Observability And Monitoring
A production inference pipeline needs visibility:
-
Logging: Use tools like Fluentd or Loki for centralized log aggregation.
-
Metrics: KServe exposes Prometheus metrics for request count, latency, and errors.
-
Tracing: Jaeger or OpenTelemetry can trace requests across microservices.

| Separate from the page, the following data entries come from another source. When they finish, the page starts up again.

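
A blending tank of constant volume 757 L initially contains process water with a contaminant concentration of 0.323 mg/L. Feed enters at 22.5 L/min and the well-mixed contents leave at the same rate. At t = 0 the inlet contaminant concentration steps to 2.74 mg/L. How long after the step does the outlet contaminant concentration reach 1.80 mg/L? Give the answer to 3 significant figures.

31.8 min

Unsteady species balance (constant V, well mixed): V dC/dt = Q(C_in − C), so τ = V/Q = 33.644 min.
C(t) = C_in + (C₀ − C_in) e^(−t/τ). Set C = 1.80 and solve for t:
e^(−t/τ) = (C − C_in)/(C₀ − C_in) = (1.80 − 2.74)/(0.323 − 2.74) = 0.38891
t = −τ ln(…) = 33.644 × 0.94440 = 31.774 min.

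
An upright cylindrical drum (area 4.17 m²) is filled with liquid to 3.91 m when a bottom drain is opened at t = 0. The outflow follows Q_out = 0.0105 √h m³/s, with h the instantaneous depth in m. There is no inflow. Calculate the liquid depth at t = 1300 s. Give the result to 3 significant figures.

Mass balance (ρ constant): A dh/dt = −0.0105 √h.
Separate and integrate: 2(√h − √h₀) = −(0.0105/A) t.
√h = √3.91 − 0.0105·1300/(2·4.17) = 1.9774 − 1.6367 = 0.34068.
h = 0.34068² = 0.11606 m.

0.116 m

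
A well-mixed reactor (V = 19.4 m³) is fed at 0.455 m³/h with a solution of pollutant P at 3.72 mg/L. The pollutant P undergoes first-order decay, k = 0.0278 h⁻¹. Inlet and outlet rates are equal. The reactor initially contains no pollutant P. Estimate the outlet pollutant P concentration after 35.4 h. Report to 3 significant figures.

1.42 mg/L

Accumulation = in − out − consumed: V dC/dt = Q C_in − Q C − k V C.
This is linear with rate a = Q/V + k = 0.051254 h⁻¹.
C_ss = Q C_in/(Q + kV) = 1.7023 mg/L; C(t) = C_ss + (C₀ − C_ss) e^(−a t).
C(35.4) = 1.7023 + (-1.7023)·e^(−0.051254·35.4) = 1.7023 + (-1.7023)·0.16294 = 1.4249 mg/L.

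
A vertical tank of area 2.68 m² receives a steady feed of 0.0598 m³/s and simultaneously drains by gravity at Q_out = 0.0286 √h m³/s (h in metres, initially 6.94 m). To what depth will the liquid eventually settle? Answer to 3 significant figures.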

These observability practices ensure you can troubleshoot performance issues quickly.
Conclusion
Running scalable and reliable AI/ML inference on Kubernetes is no longer a complex undertaking when combining MLflow, KServe, and AutoML. AutoML streamlines model training and selection, MLflow provides robust experiment tracking and a model registry, and KServe enables serverless, autoscaled model serving with built-in support for multiple ML frameworks.
By integrating these tools:
-
Data scientists can focus on model development while leaving infrastructure concerns to Kubernetes.
-
Engineers can automate deployments and rollbacks through the MLflow registry and KServe’s declarative manifests.
-
Operations teams can maintain high availability and monitor performance using Kubernetes-native tools.
This architecture ensures that as demand grows, your inference services scale seamlessly while maintaining reliability and security. With the described setup and code examples, you can confidently move from prototype to production, delivering machine learning predictions at scale without sacrificing manageability or speed.